O senador Hélio Costa, pré-candidato do PMDB ao governo de Minas, assumiu o figurino de oposicionista e atacou a gestão tucana

iG São Paulo |

O senador Hélio Costa, pré-candidato do PMDB ao governo de Minas Gerais, assumiu o figurino de oposicionista e atacou a gestão tucana no Estado. Durante um encontro ontem (10) com lideranças peemedebistas, na sede do partido em Belo Horizonte, Costa criticou a política social da administração do PSDB e disse que o chamado choque de gestão se baseia em "números maquiados". As medidas adotadas no âmbito da gestão pública e para o ajustamento das contas do Estado a partir de 2003 é a principal marca do governo Aécio Neves (PSDB) e espécie de bandeira do seu sucessor e candidato à reeleição, Antonio Anastasia (PSDB). 

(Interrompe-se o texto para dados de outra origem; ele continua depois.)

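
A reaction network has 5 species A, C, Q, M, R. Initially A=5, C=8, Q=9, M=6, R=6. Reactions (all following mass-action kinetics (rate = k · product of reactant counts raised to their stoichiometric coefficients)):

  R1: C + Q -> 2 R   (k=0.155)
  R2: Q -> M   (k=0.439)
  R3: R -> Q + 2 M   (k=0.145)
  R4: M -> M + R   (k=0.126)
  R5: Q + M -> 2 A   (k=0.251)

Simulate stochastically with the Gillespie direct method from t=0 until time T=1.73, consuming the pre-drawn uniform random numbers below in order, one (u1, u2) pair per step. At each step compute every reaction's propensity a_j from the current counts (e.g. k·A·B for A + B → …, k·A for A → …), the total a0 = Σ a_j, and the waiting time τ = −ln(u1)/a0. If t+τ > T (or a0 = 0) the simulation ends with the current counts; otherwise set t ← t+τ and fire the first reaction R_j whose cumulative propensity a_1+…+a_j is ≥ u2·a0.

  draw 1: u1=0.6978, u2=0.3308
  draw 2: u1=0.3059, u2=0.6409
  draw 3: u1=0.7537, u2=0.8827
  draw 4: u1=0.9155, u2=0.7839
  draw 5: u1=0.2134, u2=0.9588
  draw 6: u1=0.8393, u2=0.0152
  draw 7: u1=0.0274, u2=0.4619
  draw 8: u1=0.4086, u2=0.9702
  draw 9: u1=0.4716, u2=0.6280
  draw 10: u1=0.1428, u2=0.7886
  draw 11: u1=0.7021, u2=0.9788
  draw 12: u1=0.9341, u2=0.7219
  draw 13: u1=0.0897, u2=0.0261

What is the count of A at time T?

A at T = 19

t=0.000: A=5 C=8 Q=9 M=6 R=6
Draw 1: a1=11.160, a2=3.951, a3=0.870, a4=0.756, a5=13.554, a0=30.291; τ=−ln(0.6978)/30.291=0.012 → t=0.012; u2·a0=0.3308·30.291=10.020 ≤ a1=11.160 → R1 fires; A=5 C=7 Q=8 M=6 R=8
Draw 2: a1=8.680, a2=3.512, a3=1.160, a4=0.756, a5=12.048, a0=26.156; τ=−ln(0.3059)/26.156=0.045 → t=0.057; u2·a0=0.6409·26.156=16.763; a1+…+a4=14.108 < 16.763 ≤ a1+…+a5=26.156 → R5 fires; A=7 C=7 Q=7 M=5 R=8
Draw 3: a1=7.595, a2=3.073, a3=1.160, a4=0.630, a5=8.785, a0=21.243; τ=−ln(0.7537)/21.243=0.013 → t=0.070; u2·a0=0.8827·21.243=18.751; a1+…+a4=12.458 < 18.751 ≤ a1+…+a5=21.243 → R5 fires; A=9 C=7 Q=6 M=4 R=8
Draw 4: a1=6.510, a2=2.634, a3=1.160, a4=0.504, a5=6.024, a0=16.832; τ=−ln(0.9155)/16.832=0.005 → t=0.076; u2·a0=0.7839·16.832=13.195; a1+…+a4=10.808 < 13.195 ≤ a1+…+a5=16.832 → R5 fires; A=11 C=7 Q=5 M=3 R=8
Draw 5: a1=5.425, a2=2.195, a3=1.160, a4=0.378, a5=3.765, a0=12.923; τ=−ln(0.2134)/12.923=0.120 → t=0.195; u2·a0=0.9588·12.923=12.391; a1+…+a4=9.158 < 12.391 ≤ a1+…+a5=12.923 → R5 fires; A=13 C=7 Q=4 M=2 R=8
Draw 6: a1=4.340, a2=1.756, a3=1.160, a4=0.252, a5=2.008, a0=9.516; τ=−ln(0.8393)/9.516=0.018 → t=0.214; u2·a0=0.0152·9.516=0.145 ≤ a1=4.340 → R1 fires; A=13 C=6 Q=3 M=2 R=10
Draw 7: a1=2.790, a2=1.317, a3=1.450, a4=0.252, a5=1.506, a0=7.315; τ=−ln(0.0274)/7.315=0.492 → t=0.705; u2·a0=0.4619·7.315=3.379; a1=2.790 < 3.379 ≤ a1+a2=4.107 → R2 fires; A=13 C=6 Q=2 M=3 R=10
Draw 8: a1=1.860, a2=0.878, a3=1.450, a4=0.378, a5=1.506, a0=6.072; τ=−ln(0.4086)/6.072=0.147 → t=0.853; u2·a0=0.9702·6.072=5.891; a1+…+a4=4.566 < 5.891 ≤ a1+…+a5=6.072 → R5 fires; A=15 C=6 Q=1 M=2 R=10
Draw 9: a1=0.930, a2=0.439, a3=1.450, a4=0.252, a5=0.502, a0=3.573; τ=−ln(0.4716)/3.573=0.210 → t=1.063; u2·a0=0.6280·3.573=2.244; a1+a2=1.369 < 2.244 ≤ a1+…+a3=2.819 → R3 fires; A=15 C=6 Q=2 M=4 R=9
Draw 10: a1=1.860, a2=0.878, a3=1.305, a4=0.504, a5=2.008, a0=6.555; τ=−ln(0.1428)/6.555=0.297 → t=1.360; u2·a0=0.7886·6.555=5.169; a1+…+a4=4.547 < 5.169 ≤ a1+…+a5=6.555 → R5 fires; A=17 C=6 Q=1 M=3 R=9
Draw 11: a1=0.930, a2=0.439, a3=1.305, a4=0.378, a5=0.753, a0=3.805; τ=−ln(0.7021)/3.805=0.093 → t=1.453; u2·a0=0.9788·3.805=3.724; a1+…+a4=3.052 < 3.724 ≤ a1+…+a5=3.805 → R5 fires; A=19 C=6 Q=0 M=2 R=9
Draw 12: a1=0.000, a2=0.000, a3=1.305, a4=0.252, a5=0.000, a0=1.557; τ=−ln(0.9341)/1.557=0.044 → t=1.497; u2·a0=0.7219·1.557=1.124; a1+a2=0.000 < 1.124 ≤ a1+…+a3=1.305 → R3 fires; A=19 C=6 Q=1 M=4 R=8
Draw 13: a1=0.930, a2=0.439, a3=1.160, a4=0.504, a5=1.004, a0=4.037; τ=−ln(0.0897)/4.037=0.597 → t=2.094 > T=1.73: stop.
Read off A at T=1.73: 19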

Ao discursar para cerca de uma centena de correligionários, Costa disse que a política social do governo tucano "praticamente não existe". "Lamentavelmente, o Estado ficou devendo um programa social". 

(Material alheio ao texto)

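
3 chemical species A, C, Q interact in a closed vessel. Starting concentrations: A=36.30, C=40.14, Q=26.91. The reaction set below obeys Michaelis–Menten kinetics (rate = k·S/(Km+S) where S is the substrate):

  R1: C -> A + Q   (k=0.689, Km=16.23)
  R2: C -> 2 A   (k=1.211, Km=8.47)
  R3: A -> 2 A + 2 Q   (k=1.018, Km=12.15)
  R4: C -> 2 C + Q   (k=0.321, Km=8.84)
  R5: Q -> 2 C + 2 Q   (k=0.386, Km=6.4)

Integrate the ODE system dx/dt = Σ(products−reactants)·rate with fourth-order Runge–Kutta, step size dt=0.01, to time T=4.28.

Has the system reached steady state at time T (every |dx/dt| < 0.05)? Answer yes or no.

Steady state at T: no

RK4 with dt=0.01: 428 steps to T=4.28. Trajectory (selected grid times):
t=0.00: A=36.30 C=40.14 Q=26.91
t=0.48: A=37.86 C=39.85 Q=28.16
t=0.95: A=39.39 C=39.57 Q=29.39
t=1.43: A=40.96 C=39.29 Q=30.65
t=1.90: A=42.50 C=39.02 Q=31.89
t=2.38: A=44.07 C=38.74 Q=33.17
t=2.85: A=45.60 C=38.48 Q=34.43
t=3.33: A=47.18 C=38.21 Q=35.72
t=3.80: A=48.72 C=37.95 Q=36.98
t=4.28: A=50.29 C=37.68 Q=38.28
Rates at T: R1=0.4816, R2=0.9887, R3=0.8199, R4=0.2600, R5=0.3307
dx/dt at T (Σ net stoichiometry × rate): A=+3.2790, C=-0.5489, Q=+2.7121
Largest |dx/dt| is |+3.2790| (A) ≥ 0.05 → not steady.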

O pré-candidato afirmou que a receita do Estado cresceu 172% entre 2002 e o primeiro semestre deste ano. "Ainda assim, continuamos em 12º lugar em receita per capita do País. Só conseguimos ficar à frente dos Estados do Norte", destacou.

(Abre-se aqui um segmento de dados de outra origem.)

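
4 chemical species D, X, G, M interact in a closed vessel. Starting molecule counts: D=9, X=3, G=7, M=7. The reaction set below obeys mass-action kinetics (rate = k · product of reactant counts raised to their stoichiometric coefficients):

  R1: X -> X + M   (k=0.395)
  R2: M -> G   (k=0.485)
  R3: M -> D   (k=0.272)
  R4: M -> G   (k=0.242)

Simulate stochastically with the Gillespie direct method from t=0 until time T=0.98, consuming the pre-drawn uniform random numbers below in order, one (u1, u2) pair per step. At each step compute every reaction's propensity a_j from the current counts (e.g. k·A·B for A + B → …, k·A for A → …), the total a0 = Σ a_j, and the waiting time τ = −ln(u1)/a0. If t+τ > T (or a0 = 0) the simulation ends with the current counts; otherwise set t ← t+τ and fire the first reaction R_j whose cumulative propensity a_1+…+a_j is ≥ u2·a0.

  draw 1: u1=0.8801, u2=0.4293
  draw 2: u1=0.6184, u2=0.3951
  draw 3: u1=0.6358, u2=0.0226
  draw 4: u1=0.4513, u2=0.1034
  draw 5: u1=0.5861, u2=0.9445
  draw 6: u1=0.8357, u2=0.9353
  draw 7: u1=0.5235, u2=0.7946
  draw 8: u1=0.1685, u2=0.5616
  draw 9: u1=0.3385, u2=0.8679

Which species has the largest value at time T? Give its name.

Dominant species at T: G

t=0.000: D=9 X=3 G=7 M=7
Draw 1: a1=1.185, a2=3.395, a3=1.904, a4=1.694, a0=8.178; τ=−ln(0.8801)/8.178=0.016 → t=0.016; u2·a0=0.4293·8.178=3.511; a1=1.185 < 3.511 ≤ a1+a2=4.580 → R2 fires; D=9 X=3 G=8 M=6
Draw 2: a1=1.185, a2=2.910, a3=1.632, a4=1.452, a0=7.179; τ=−ln(0.6184)/7.179=0.067 → t=0.083; u2·a0=0.3951·7.179=2.836; a1=1.185 < 2.836 ≤ a1+a2=4.095 → R2 fires; D=9 X=3 G=9 M=5
Draw 3: a1=1.185, a2=2.425, a3=1.360, a4=1.210, a0=6.180; τ=−ln(0.6358)/6.180=0.073 → t=0.156; u2·a0=0.0226·6.180=0.140 ≤ a1=1.185 → R1 fires; D=9 X=3 G=9 M=6
Draw 4: a1=1.185, a2=2.910, a3=1.632, a4=1.452, a0=7.179; τ=−ln(0.4513)/7.179=0.111 → t=0.267; u2·a0=0.1034·7.179=0.742 ≤ a1=1.185 → R1 fires; D=9 X=3 G=9 M=7
Draw 5: a1=1.185, a2=3.395, a3=1.904, a4=1.694, a0=8.178; τ=−ln(0.5861)/8.178=0.065 → t=0.332; u2·a0=0.9445·8.178=7.724; a1+…+a3=6.484 < 7.724 ≤ a1+…+a4=8.178 → R4 fires; D=9 X=3 G=10 M=6
Draw 6: a1=1.185, a2=2.910, a3=1.632, a4=1.452, a0=7.179; τ=−ln(0.8357)/7.179=0.025 → t=0.357; u2·a0=0.9353·7.179=6.715; a1+…+a3=5.727 < 6.715 ≤ a1+…+a4=7.179 → R4 fires; D=9 X=3 G=11 M=5
Draw 7: a1=1.185, a2=2.425, a3=1.360, a4=1.210, a0=6.180; τ=−ln(0.5235)/6.180=0.105 → t=0.462; u2·a0=0.7946·6.180=4.911; a1+a2=3.610 < 4.911 ≤ a1+…+a3=4.970 → R3 fires; D=10 X=3 G=11 M=4
Draw 8: a1=1.185, a2=1.940, a3=1.088, a4=0.968, a0=5.181; τ=−ln(0.1685)/5.181=0.344 → t=0.805; u2·a0=0.5616·5.181=2.910; a1=1.185 < 2.910 ≤ a1+a2=3.125 → R2 fires; D=10 X=3 G=12 M=3
Draw 9: a1=1.185, a2=1.455, a3=0.816, a4=0.726, a0=4.182; τ=−ln(0.3385)/4.182=0.259 → t=1.064 > T=0.98: stop.
At T=0.98: D=10 X=3 G=12 M=3; the largest is G.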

Segundo Costa, a dívida com a União saltou de R$ 32 bilhões para R$ 55 bilhões atualmente. "Que revolução é essa que fizeram com o nosso Estado que nos deixa nessa posição de fragilidade econômica?", questionou. "Não se pagou um tostão do serviço dessa dívida. Era mais fácil jogar para debaixo dos panos, para debaixo do tapete, para alguém pagar na frente. Aí sim, aí você mostra os números maquiados do choque de gestão". 

Costa baseou suas críticas em um artigo do economista Fabrício Augusto de Oliveira, que será apresentado no Seminário de Diamantina, entre os dias 24 e 28. No artigo, Oliveira trata do conceito de contabilidade criativa, afirmando que a administração pública estadual utilizou instrumentos para maquiar e apresentar resultados mais favoráveis de sua performance. 

Após herdar um déficit orçamentário de R$ 2,4 bilhões, já no segundo ano da gestão Aécio, o governo anunciou o equilíbrio nas contas públicas, afirmando que ele fora alcançado com a adoção de rigorosas medidas de redução de despesas e reestruturação do quadro administrativo do Estado. De acordo com o governo, o equilíbrio permitiu que Minas voltasse a ter acesso a financiamentos internacionais e aumentasse seus investimentos em setores relevantes. 

Tucanos

Identificado como o gerente do governo e arquiteto do programa de ajuste financeiro e modernização da máquina pública, Anastasia não comentou hoje as declarações de Costa. Coube ao presidente do PSDB-MG, deputado Narcio Rodrigues, responder ao peemedebista. De acordo com o dirigente tucano, Costa foi "leviano" e escolheu "o caminho da enganação". 

"O que assusta mais é o ver fazer declarações levianas utilizando-se de leituras que são extremamente perigosas", afirmou. "Há um sentido de oportunismo enorme no pronunciamento dele, que inaugura uma campanha com a pior escolha: atacar um governo que tem 92% de aprovação". 

O presidente do PSDB-MG ressaltou que o peemedebista passou os últimos meses buscando o apoio dos tucanos para sua candidatura e agora opta pelo "caminho da mentira". Ele salientou que choque de gestão do governo mineiro possui reconhecimento internacional. E disse que as políticas sociais podem ser comprovadas quando forem comparados os índices de desenvolvimento humano (IDH) no Estado.